After writing about people going into delusional spirals with ChatGPT and having what look like mental breakdowns, I wanted to understand exactly how it happens.

A corporate recruiter in Toronto who spent 3 weeks convinced by ChatGPT that he was essentially Tony Stark from Iron Man, agreed to share his transcript after breaking free of the delusion.

We analyzed the transcript & shared it with experts. Now you can see the interactions & how delusional spirals happen:
https://www.nytimes.com/2025/08/08/technology/ai-chatbots-delusions-chatgpt.html?unlocked_article_code=1.ck8.FEwL.MLb9ajaocyTx&smid=url-share

@kashhill

Great read, thank you for writing and sharing this. It was interesting that a lot of the quotes that you sourced from other people were also playing into the narrative of the LLM vendors. For example:

Amanda Askell, who works on Claude’s behavior at Anthropic, said that in long conversations it can be difficult for chatbots to recognize that they have wandered into absurd territory and course correct

Note the terminology here: 'difficult for chatbots to recognize...'. It's not that this is a difficult thing for an LLM to recognise, it is that recognising things is fundamentally not something that text extrusion machines do. The same with this bit:

A Google spokesman pointed to a corporate page about Gemini, that warns that chatbots “sometimes prioritize generating text that sounds plausible over ensuring accuracy.”

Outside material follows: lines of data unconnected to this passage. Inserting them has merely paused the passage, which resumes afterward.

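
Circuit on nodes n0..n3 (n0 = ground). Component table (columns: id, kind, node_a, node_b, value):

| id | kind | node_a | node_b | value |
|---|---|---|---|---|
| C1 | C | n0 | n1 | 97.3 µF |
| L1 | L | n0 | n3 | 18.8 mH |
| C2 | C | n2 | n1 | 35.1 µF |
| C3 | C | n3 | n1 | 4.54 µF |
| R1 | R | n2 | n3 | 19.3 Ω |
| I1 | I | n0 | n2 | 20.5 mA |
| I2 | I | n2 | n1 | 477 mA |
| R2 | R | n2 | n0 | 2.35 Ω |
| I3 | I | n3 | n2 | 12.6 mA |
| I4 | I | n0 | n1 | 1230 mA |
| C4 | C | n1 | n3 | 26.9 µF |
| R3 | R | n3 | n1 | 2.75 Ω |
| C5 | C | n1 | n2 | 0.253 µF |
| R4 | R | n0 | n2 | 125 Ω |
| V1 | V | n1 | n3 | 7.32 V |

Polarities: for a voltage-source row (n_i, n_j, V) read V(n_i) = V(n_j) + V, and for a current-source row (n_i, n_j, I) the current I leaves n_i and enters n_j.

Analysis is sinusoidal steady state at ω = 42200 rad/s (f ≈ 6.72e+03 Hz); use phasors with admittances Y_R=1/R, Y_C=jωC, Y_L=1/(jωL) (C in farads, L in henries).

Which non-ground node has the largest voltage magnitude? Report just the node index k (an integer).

3

MNA unknowns: 3 node voltages V₁..V_3 plus 1 source current (V1)
C1: Y=0.000+4.106j on G[0,1]
L1: Y=0.000-0.001260j on G[0,3]
C2: Y=0.000+1.481j on G[2,1]
C3: Y=0.000+0.1916j on G[3,1]
R1: Y=0.05181+0.000j on G[2,3]
I1: z[0]−=0.0205, z[2]+=0.0205
I2: z[2]−=0.477, z[1]+=0.477
R2: Y=0.4255+0.000j on G[2,0]
I3: z[3]−=0.0126, z[2]+=0.0126
I4: z[0]−=1.23, z[1]+=1.23
C4: Y=0.000+1.135j on G[1,3]
R3: Y=0.3636+0.000j on G[3,1]
C5: Y=0.000+0.01068j on G[1,2]
R4: Y=0.008000+0.000j on G[0,2]
V1: row V1−V3=7.32, i_V1 at 1,3
solve → V1=-0.02383-0.3153j, V2=-0.1012+0.2043j, V3=-7.344-0.3153j
aux → i_V1=-3.025-9.730j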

No. They don't sometimes prioritise generating text that sounds plausible over ensuring accuracy, they always generate text that sounds plausible, that is what an LLM is: a machine for generating text from a high-probability space as defined by their training data. By coincidence, this is often factually accurate, but they do not have any way of determining that.

Even some of your own text is anthropomorphising LLMs:

The reason Gemini was able to recognize and break Mr. Brooks’s delusion

Again, no. Gemini didn't recognise the delusion, it was simply that starting with a delusion the highest-probability next text was a report that it was probably delusional.

Including the final paragraph:

“It’s a dangerous machine in the public space with no guardrails,” he said. “People need to know.”

Guardrails are a marketing term (as is 'AI', as @emilymbender has described at length). Fundamentally, these machines are just producing text. The way that they are marketed is to pretend that they are interlocutors for the user. That UI model is the core of this danger. Adding 'guardrails' is the thing that vendors do to avoid addressing the root problem, because if they did address that problem then people would realise that bullshit generators are not reliable tools.